In fact installing any of the 470 drivers via the cuda repository(deb http://developer.download.nvidia.com/compute/cuda/repos/ubuntu2004/x86_64/ /
) results in a seemingly functional cuda that crashes out after several minutes completely unrelated to code:
- nvidia-driver-470
- nvidia-driver-470-server
- cuda-driver
- cuda-driver-470
etc. - specific versions of the driver in these packages appear to be either 470.63.0 or 470.57.02 - both exhibit this - simply running awatch nvidia-smi -L
will crash it out after a few minutes.
The system will load the driver and appear functional (can even dot matrixes in cupy) but several seconds or minutes later after use the driver will unload and dump the following into dmesg:
[101527.059084] NVRM: GPU 0000:01:00.0: RmInitAdapter failed! (0x23:0xffff:1204)

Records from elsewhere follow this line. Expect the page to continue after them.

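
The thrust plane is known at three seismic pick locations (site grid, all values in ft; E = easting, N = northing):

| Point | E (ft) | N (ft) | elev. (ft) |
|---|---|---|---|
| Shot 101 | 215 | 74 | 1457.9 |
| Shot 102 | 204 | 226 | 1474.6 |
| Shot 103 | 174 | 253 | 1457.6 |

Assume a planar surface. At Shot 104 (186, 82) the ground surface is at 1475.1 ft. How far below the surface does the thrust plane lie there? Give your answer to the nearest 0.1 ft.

36.6 ft

Two edge vectors: Shot 101→Shot 102 = (-11, 152, 16.7), Shot 101→Shot 103 = (-41, 179, -0.3).
Normal n = (Shot 101→Shot 102) × (Shot 101→Shot 103) = (-3034.9, -688, 4263).
So ∂z/∂E = −n_x/n_z = 0.71192 and ∂z/∂N = −n_y/n_z = 0.16139.
Intercept c from Shot 101: 1457.9 − 153.06 − 11.94 = 1292.90.
At (186, 82): z_contact = 132.42 + 13.23 + 1292.90 = 1438.55 ft.
Depth below ground = 1475.1 − 1438.55 = 36.6 ft.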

[101527.059107] NVRM: GPU 0000:01:00.0: rm_init_adapter failed, device minor number 0
[101527.090044] NVRM: GPU 0000:01:00.0: RmInitAdapter failed! (0x23:0xffff:1204)
[101527.090062] NVRM: GPU 0000:01:00.0: rm_init_adapter failed, device minor number 0
CUDA is then not functional until the system is rebooted.
This does not happen with the 460-series driver 460.91.03, but that only gets me functional cuda up to 11.2. An identical stack (cuda libs, packages, container runtime, etc.) is functioning perfectly with the 470 driver across a range of different cards (V100s, A100s, 1xxx series, 2xxx series - we use what we can get) - but it consistently fails w/3060 RTX cards (across 3 cards so far).
The cards are still listed as compatible so I expect them to work, if not necessarily be as fast as they are in theory. Is this incorrect?
Running out of things to check / try.